Doctoral Project Defense: Evelyn Addo-Wallace
Candidate: Evelyn Addo-Wallace
Major: Doctor of Nursing Practice
Advisor: Carol Taylor, Ph.D.
Title: Impact of Education for Evidence-Based Screening Mammography in Black Women Aged 40-49
Breast cancer is the most commonly diagnosed carcinoma in the United States (U.S.), accounting for 30% of all cancers diagnosed in women. While the incidence of breast cancer in Black and White women is similar, 12.7% and 13.1%, respectively, Black women have a 41% higher mortality rate. The disparity is because Black women are diagnosed at younger ages, later stages, with more aggressive cancer types, and have 10% lower 5-year survival for every stage of the disease. Federally qualified health centers follow breast cancer screening guidelines that do not recommend mammography before age 50, which may put Black women at a disadvantage and lead to persistent disparities.
This quality improvement (Q.I.) project aimed to evaluate the impact of an educational presentation on providers’ mammogram referrals for Black women seen at a federally qualified health center in the northeast U.S. The Q.I. project also aimed to assess the providers’ beliefs and attitudes before and after the education about their intention to change their referral practices using the Continuing Professional Development-Reaction Questionnaire (CPD-RQ).

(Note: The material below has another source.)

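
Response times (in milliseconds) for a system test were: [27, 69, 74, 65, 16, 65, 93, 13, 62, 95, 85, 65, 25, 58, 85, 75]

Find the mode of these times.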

Data were collected over 24 weeks. During the 12-week pre-education period, 253 de-identified charts were reviewed, and there was a 12.3% missed opportunity rate to refer Black women between the ages of 40-49 for a mammogram. Two hundred twenty-nine charts were reviewed post-education, and the missed opportunity rate dropped significantly to 7.4% (z=1.79, p=0.037).
The participants included ten medical providers who completed an adapted CPD-RQ following a 60-minute educational presentation. Providers reported referring all low-risk women annually for mammograms 100% of the time, with the primary guideline being the American College of Obstetrics and Gynecology. The highest scoring constructs for referring Black women were “Intention,” “Moral norm,” “Beliefs about Capabilities,” and “Beliefs about Consequences,” all scoring 100% post-education.
The results suggested the educational module positively impacted referrals for screening mammograms for Black women aged 40-49. They did not appear to affect the providers’ attitudes and beliefs regarding disparities in breast cancer morbidity and mortality or their intent to change practice, as the data suggested they were already referring all women beginning at age 40.